И разве это не было предательством? Когда они доверчиво шли на шум винтов, в них начинали палить. Словно бы подозвали симпатичного пса, но, едва лишь тот, улыбаясь и виляя всем телом, кинулся бы к вам, вы вдруг ни с того ни с сего больно пнули бы его ногой.

А загон в воде — это было совсем нехорошо. Дельфинам, наверное, тоже хотелось поиграть в воде с кухарями.


3

И Володька после загона был в плохом настроении. Хмурился, молчал.

Однако долго молчать было не в его характере. Устраиваясь спать в каморе, где они ночевали с Мыколой, Володька отрывисто сказал:

— Рыба глупа, дельфин умница. Почему?

Мыкола не знал.

— Мог бы догадаться. Не в Гайвороне своем живешь, дельфин всегда перед глазами. Ответь: почему он перед глазами?

Мыкола продолжал молчать.

— Пароходы сопровождает, прыгает, кувыркается, всячески себя выказывает. Или кинется на пляж, курортников из воды погонит. Для смеху, конечно. Ну, смекаешь, нет?

Это была обычная манера Володьки. Когда Мыкола стал чувствовать себя совершенным дураком, друг его соблаговолил перейти к пояснениям. Оглянулся, понизил голос:

— Весть подает!

— Яку весть? — тоже оглянувшись, спросил Мыкола.

— Я, мол, человеком был.

— Брэшэш!

— Стану я брехать! Дельфин же вроде оборотня. Слыхал про Атлантиду?

Но и про Атлантиду Мыкола не слыхал.

Был, оказывается, такой остров, очень большой, с красивыми городами, башнями, лесами и реками, но затонул от землетрясения, как тонут корабли в бурю.

Однако население, по словам Володьки, успело загодя подготовиться. Ученые были там очень умные, даже предсказали срок — через столько-то лет остров потонет. И жители начали тренироваться. Подолгу сидели под водой в бассейнах и ваннах — сначала по одной минуте, потом дольше и дольше. Также приучили себя есть сырую рыбу и водоросли — хоть и противно, а надо! В общем постепенно переходили на подводное довольствие. Ну, плавали, конечно, классно, об этом нечего и говорить. И когда, наконец, тряхнуло их, согласно предсказанию, то были уже вполне подготовленные: полурыбы-полулюди. Вильнули плавниками и поплыли себе в разные стороны.

Мыкола сидел потрясенный.

— А мы з тобой в сети их!

— Да, некрасиво, брат. Но ты не перебивай! Не лезь поперед батьки в пекло. Я все голову над прыжками их ломаю. Что бы эти прыжки означали? Может, код? Видел, как глухонемые на пальцах разговаривают? И тут вроде бы так. Скажем: два прыжка в одну сторону это «здравствуй», три в другую — «прощай». Или еще как-нибудь иначе.

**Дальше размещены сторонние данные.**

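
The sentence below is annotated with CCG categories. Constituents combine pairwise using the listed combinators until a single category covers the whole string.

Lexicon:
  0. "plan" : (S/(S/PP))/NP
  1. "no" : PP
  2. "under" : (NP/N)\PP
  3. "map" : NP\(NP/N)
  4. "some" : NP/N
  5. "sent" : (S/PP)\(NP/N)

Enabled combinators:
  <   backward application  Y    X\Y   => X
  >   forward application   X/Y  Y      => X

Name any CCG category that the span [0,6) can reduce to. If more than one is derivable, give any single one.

[0,6] S   >
  [0,4] S/(S/PP)   >
    [0,1] "plan" : (S/(S/PP))/NP
    [1,4] NP   <
      [1,3] NP/N   <
        [1,2] "no" : PP
        [2,3] "under" : (NP/N)\PP
      [3,4] "map" : NP\(NP/N)
  [4,6] S/PP   <
    [4,5] "some" : NP/N
    [5,6] "sent" : (S/PP)\(NP/N)

S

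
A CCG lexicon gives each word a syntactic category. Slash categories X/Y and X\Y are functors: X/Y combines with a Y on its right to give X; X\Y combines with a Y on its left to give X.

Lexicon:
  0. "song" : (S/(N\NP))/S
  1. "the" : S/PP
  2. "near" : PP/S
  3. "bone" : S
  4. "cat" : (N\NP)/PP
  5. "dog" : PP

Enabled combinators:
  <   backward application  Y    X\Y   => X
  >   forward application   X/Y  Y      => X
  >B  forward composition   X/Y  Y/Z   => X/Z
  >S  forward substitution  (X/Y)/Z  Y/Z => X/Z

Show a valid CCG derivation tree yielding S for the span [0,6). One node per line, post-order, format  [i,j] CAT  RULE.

[0,1] (S/(N\NP))/S  lex  "song"
[1,2] S/PP  lex  "the"
[2,3] PP/S  lex  "near"
[3,4] S  lex  "bone"
[2,4] PP  >  k=3
[1,4] S  >  k=2
[0,4] S/(N\NP)  >  k=1
[4,5] (N\NP)/PP  lex  "cat"
[5,6] PP  lex  "dog"
[4,6] N\NP  >  k=5
[0,6] S  >  k=4

[0,6] S   >
  [0,4] S/(N\NP)   >
    [0,1] "song" : (S/(N\NP))/S
    [1,4] S   >
      [1,2] "the" : S/PP
      [2,4] PP   >
        [2,3] "near" : PP/S
        [3,4] "bone" : S
  [4,6] N\NP   >
    [4,5] "cat" : (N\NP)/PP
    [5,6] "dog" : PP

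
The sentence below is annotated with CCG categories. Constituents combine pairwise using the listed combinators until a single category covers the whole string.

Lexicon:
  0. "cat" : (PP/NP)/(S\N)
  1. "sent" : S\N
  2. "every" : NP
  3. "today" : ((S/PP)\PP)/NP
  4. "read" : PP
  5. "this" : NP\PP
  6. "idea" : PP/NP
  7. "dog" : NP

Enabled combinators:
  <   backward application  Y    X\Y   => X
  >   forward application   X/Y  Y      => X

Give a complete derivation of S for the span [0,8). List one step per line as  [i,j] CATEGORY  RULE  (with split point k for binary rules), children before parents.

[0,8] S   >
  [0,6] S/PP   <
    [0,3] PP   >
      [0,2] PP/NP   >
        [0,1] "cat" : (PP/NP)/(S\N)
        [1,2] "sent" : S\N
      [2,3] "every" : NP
    [3,6] (S/PP)\PP   >
      [3,4] "today" : ((S/PP)\PP)/NP
      [4,6] NP   <
        [4,5] "read" : PP
        [5,6] "this" : NP\PP
  [6,8] PP   >
    [6,7] "idea" : PP/NP
    [7,8] "dog" : NP

[0,1] (PP/NP)/(S\N)  lex  "cat"
[1,2] S\N  lex  "sent"
[0,2] PP/NP  >  k=1
[2,3] NP  lex  "every"
[0,3] PP  >  k=2
[3,4] ((S/PP)\PP)/NP  lex  "today"
[4,5] PP  lex  "read"
[5,6] NP\PP  lex  "this"
[4,6] NP  <  k=5
[3,6] (S/PP)\PP  >  k=4
[0,6] S/PP  <  k=3
[6,7] PP/NP  lex  "idea"
[7,8] NP  lex  "dog"
[6,8] PP  >  k=7
[0,8] S  >  k=6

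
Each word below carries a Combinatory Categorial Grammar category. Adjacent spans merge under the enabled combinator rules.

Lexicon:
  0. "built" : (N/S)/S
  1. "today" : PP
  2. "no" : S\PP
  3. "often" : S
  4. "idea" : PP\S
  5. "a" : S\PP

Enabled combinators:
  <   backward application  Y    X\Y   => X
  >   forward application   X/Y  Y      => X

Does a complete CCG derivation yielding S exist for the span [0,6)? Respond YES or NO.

(N/S)/S PP S\PP S PP\S S\PP
CKY chart[0,6] = {N}; S ∉ chart

NO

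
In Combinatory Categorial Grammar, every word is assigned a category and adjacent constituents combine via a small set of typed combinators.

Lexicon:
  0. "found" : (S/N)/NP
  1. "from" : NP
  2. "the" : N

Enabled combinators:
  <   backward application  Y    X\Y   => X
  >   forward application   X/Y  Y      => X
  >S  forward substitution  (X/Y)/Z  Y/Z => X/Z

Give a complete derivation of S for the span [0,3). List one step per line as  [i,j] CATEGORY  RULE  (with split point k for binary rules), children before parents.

[0,3] S   >
  [0,2] S/N   >
    [0,1] "found" : (S/N)/NP
    [1,2] "from" : NP
  [2,3] "the" : N

[0,1] (S/N)/NP  lex  "found"
[1,2] NP  lex  "from"
[0,2] S/N  >  k=1
[2,3] N  lex  "the"
[0,3] S  >  k=2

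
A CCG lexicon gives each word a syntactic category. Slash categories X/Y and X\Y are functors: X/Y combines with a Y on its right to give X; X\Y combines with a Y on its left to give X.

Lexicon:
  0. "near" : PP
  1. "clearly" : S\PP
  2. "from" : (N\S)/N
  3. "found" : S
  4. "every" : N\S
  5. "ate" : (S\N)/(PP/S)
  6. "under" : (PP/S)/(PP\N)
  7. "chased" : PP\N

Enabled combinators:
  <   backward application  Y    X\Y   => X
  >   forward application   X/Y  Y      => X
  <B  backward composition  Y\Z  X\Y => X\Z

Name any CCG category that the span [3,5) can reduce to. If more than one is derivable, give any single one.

N

[0,8] S   <
  [0,5] N   <
    [0,2] S   <
      [0,1] "near" : PP
      [1,2] "clearly" : S\PP
    [2,5] N\S   >
      [2,3] "from" : (N\S)/N
      [3,5] N   <
        [3,4] "found" : S
        [4,5] "every" : N\S
  [5,8] S\N   >
    [5,6] "ate" : (S\N)/(PP/S)
    [6,8] PP/S   >
      [6,7] "under" : (PP/S)/(PP\N)
      [7,8] "chased" : PP\N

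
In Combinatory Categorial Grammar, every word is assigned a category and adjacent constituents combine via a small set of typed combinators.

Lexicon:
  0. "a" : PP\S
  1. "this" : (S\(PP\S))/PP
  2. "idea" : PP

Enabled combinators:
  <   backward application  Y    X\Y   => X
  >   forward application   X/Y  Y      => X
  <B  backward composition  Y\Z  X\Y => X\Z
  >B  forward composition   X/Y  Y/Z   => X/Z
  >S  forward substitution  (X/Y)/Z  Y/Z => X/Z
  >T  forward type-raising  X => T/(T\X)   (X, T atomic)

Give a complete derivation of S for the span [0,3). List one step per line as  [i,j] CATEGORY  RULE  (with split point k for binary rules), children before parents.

[0,3] S   <
  [0,1] "a" : PP\S
  [1,3] S\(PP\S)   >
    [1,2] "this" : (S\(PP\S))/PP
    [2,3] "idea" : PP

[0,1] PP\S  lex  "a"
[1,2] (S\(PP\S))/PP  lex  "this"
[2,3] PP  lex  "idea"
[1,3] S\(PP\S)  >  k=2
[0,3] S  <  k=1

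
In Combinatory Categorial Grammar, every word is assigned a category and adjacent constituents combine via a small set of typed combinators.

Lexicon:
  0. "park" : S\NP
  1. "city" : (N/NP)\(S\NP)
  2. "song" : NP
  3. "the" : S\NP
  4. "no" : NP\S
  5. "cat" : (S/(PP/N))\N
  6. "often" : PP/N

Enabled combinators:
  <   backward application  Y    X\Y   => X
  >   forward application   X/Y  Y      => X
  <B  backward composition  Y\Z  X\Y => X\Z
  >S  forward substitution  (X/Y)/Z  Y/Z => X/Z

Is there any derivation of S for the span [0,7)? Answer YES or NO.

[0,7] S   >
  [0,6] S/(PP/N)   <
    [0,5] N   >
      [0,2] N/NP   <
        [0,1] "park" : S\NP
        [1,2] "city" : (N/NP)\(S\NP)
      [2,5] NP   <
        [2,4] S   <
          [2,3] "song" : NP
          [3,4] "the" : S\NP
        [4,5] "no" : NP\S
    [5,6] "cat" : (S/(PP/N))\N
  [6,7] "often" : PP/N

YES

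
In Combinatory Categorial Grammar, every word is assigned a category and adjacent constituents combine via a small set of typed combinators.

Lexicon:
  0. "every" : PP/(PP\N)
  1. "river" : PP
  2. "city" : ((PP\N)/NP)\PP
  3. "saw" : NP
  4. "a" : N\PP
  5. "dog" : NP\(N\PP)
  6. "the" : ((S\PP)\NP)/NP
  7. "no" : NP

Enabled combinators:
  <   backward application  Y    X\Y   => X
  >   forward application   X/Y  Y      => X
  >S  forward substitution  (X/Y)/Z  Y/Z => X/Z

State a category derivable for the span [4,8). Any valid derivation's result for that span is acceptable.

[0,8] S   <
  [0,4] PP   >
    [0,1] "every" : PP/(PP\N)
    [1,4] PP\N   >
      [1,3] (PP\N)/NP   <
        [1,2] "river" : PP
        [2,3] "city" : ((PP\N)/NP)\PP
      [3,4] "saw" : NP
  [4,8] S\PP   <
    [4,6] NP   <
      [4,5] "a" : N\PP
      [5,6] "dog" : NP\(N\PP)
    [6,8] (S\PP)\NP   >
      [6,7] "the" : ((S\PP)\NP)/NP
      [7,8] "no" : NP

S\PP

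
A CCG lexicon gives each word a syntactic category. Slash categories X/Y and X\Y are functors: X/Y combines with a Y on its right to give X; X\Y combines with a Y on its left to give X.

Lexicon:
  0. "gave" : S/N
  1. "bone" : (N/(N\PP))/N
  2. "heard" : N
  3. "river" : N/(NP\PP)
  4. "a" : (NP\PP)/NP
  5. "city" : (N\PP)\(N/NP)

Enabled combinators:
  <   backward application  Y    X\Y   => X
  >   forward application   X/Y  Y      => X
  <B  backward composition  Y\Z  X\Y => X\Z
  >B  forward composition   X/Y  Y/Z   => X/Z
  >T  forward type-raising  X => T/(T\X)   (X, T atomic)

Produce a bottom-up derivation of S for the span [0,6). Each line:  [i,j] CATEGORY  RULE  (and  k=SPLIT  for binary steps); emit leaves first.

[0,6] S   >
  [0,1] "gave" : S/N
  [1,6] N   >
    [1,3] N/(N\PP)   >
      [1,2] "bone" : (N/(N\PP))/N
      [2,3] "heard" : N
    [3,6] N\PP   <
      [3,5] N/NP   >B
        [3,4] "river" : N/(NP\PP)
        [4,5] "a" : (NP\PP)/NP
      [5,6] "city" : (N\PP)\(N/NP)

[0,1] S/N  lex  "gave"
[1,2] (N/(N\PP))/N  lex  "bone"
[2,3] N  lex  "heard"
[1,3] N/(N\PP)  >  k=2
[3,4] N/(NP\PP)  lex  "river"
[4,5] (NP\PP)/NP  lex  "a"
[3,5] N/NP  >B  k=4
[5,6] (N\PP)\(N/NP)  lex  "city"
[3,6] N\PP  <  k=5
[1,6] N  >  k=3
[0,6] S  >  k=1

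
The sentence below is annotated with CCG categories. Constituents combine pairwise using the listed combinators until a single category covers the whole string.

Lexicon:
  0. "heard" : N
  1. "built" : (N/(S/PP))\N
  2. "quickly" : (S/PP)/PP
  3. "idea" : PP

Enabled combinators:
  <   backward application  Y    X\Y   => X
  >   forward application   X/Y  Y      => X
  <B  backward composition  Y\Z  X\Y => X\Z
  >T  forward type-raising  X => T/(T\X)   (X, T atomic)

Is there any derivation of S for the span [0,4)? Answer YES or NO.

N (N/(S/PP))\N (S/PP)/PP PP
CKY chart[0,4] = {N, N/(N\N), NP/(NP\N), PP/(PP\N), S/(S\N)}; S ∉ chart

NO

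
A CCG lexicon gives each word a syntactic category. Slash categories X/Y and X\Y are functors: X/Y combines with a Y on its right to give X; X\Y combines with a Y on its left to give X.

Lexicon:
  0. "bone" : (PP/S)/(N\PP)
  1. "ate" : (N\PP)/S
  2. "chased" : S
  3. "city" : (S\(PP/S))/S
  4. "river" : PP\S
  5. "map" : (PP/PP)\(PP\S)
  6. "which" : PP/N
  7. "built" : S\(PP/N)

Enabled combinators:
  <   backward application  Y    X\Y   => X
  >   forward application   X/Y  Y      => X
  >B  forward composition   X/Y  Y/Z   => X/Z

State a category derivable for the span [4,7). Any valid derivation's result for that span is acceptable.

[0,8] S   <
  [0,3] PP/S   >
    [0,1] "bone" : (PP/S)/(N\PP)
    [1,3] N\PP   >
      [1,2] "ate" : (N\PP)/S
      [2,3] "chased" : S
  [3,8] S\(PP/S)   >
    [3,4] "city" : (S\(PP/S))/S
    [4,8] S   <
      [4,7] PP/N   >B
        [4,6] PP/PP   <
          [4,5] "river" : PP\S
          [5,6] "map" : (PP/PP)\(PP\S)
        [6,7] "which" : PP/N
      [7,8] "built" : S\(PP/N)

PP/N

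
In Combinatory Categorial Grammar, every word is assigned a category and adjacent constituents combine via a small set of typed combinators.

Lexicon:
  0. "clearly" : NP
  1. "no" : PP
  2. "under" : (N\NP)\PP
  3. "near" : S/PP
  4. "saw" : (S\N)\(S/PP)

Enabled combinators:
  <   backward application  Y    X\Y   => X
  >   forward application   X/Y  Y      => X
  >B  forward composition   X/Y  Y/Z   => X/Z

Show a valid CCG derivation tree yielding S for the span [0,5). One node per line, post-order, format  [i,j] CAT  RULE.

[0,5] S   <
  [0,3] N   <
    [0,1] "clearly" : NP
    [1,3] N\NP   <
      [1,2] "no" : PP
      [2,3] "under" : (N\NP)\PP
  [3,5] S\N   <
    [3,4] "near" : S/PP
    [4,5] "saw" : (S\N)\(S/PP)

[0,1] NP  lex  "clearly"
[1,2] PP  lex  "no"
[2,3] (N\NP)\PP  lex  "under"
[1,3] N\NP  <  k=2
[0,3] N  <  k=1
[3,4] S/PP  lex  "near"
[4,5] (S\N)\(S/PP)  lex  "saw"
[3,5] S\N  <  k=4
[0,5] S  <  k=3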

Лицо его приняло выражение, какое бывает у кошки, когда та сидит на подоконнике, а под самым носом ее за стеклом безнаказанно охальничают воробьи. Он вздохнул.

— А может, на ученого выучиться, — неожиданно сказал он, — на такого, который по рыбам? Я бы подразобрался тогда в этом коде. И потом двустороннюю связь между людьми и дельфинами! Они нам прыжками, а мы им флажками. Здорово, да? Но только чтобы окончательно считать дельфинов морскими людьми и в сети или из ружей — ни-ни! Чтобы уважать их и учить всему! Пусть помогают вместо водолазов, клады затонувшие ищут. Они бы с дорогой душой, я уверен…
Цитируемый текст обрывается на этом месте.